Inscrit le : 23 Sep 2005 Messages : 738
| Sujet: Réfléxion complémentaire sur Muhammad Sam 9 Aoû - 13:38 | |
| Réfléxion complémentaire sur l'expression : Muhammad, le "sceau des prophètes".
Selon la définition du dictionnaire "sceau" veut dire : Ce qui authentifie, qui confirme, empreinte, marque distinctive. Oui, on peut reconnaitre la Marque de Dieu dans le Coran... À ceux qui restaient incrédules face à la Révélation faite au prophète, Mahomet leur demandait d'apporter un récit semblable au Coran, s'ils étaient véridiques. (Coran IV/82 ; LII/34, etc.) Le qualificatif "sceau des prophètes" (Coran XXXIII/40) authentifie donc Muhammad comme un réel prophète de Dieu et par extension, confirme l'origine Divine du Coran. Mais contrairement à ce que croient beaucoup de nos frères musulmans, Mahomet n'est pas le dernier prophète envoyé à l'humanité. Comme vu plus haut, "sceau" ne veut pas dire dernier.
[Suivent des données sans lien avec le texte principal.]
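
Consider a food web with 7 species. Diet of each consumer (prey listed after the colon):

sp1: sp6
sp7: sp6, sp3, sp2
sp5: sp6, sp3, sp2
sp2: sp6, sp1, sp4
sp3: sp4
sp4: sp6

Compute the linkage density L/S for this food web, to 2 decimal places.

There are L = 12 links among S = 7 species.
L/S = 12/7 = 1.7143 ≈ 1.71.

L/S = 1.71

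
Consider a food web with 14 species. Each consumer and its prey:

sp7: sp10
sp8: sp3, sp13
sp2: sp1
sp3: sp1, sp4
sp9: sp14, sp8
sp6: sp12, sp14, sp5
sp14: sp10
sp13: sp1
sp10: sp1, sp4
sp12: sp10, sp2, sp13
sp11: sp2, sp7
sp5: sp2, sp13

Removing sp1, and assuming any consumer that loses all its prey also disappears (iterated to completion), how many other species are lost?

Remove sp1.
Round 1: sp2 (all prey gone), sp13 (all prey gone) → extinct.
Round 2: sp5 (all prey gone) → extinct.
No further losses. Total secondary extinctions: 3.

3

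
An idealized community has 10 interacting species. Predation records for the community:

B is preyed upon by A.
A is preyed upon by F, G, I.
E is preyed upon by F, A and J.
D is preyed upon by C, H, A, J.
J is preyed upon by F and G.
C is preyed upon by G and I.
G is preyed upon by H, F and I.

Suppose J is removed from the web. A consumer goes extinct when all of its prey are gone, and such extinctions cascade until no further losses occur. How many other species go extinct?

0

Remove J.
Every predator of it retains at least one other prey: G still has A, C; F still has E, A, G.
No consumer loses all prey, so no secondary extinctions occur.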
Et si Mahomet était le dernier prophète, cela ne pourrait concerner que les peuples du Moyen-Orient, non l'humanité entière. En d'autres termes "sceau" ne veut pas dire qu'il n'y aura plus de prophète après Mahomet, mais plutôt que Mahomet fut l'ultime prophète envoyé à des païens et à ceux qui avaient déjà reçu la Tora (la Bible) et l'Évangile. Mahomet et le Coran allaient confirmer ou "sceller" le prophétisme commencé par Abraham.* En conlusion : S'Il l'estime nécessaire, Dieu sucitera d'autres prophètes ailleurs qu'en Orient. C'est ce qui s'est passé en Occident, en France, à Arès, en 1974.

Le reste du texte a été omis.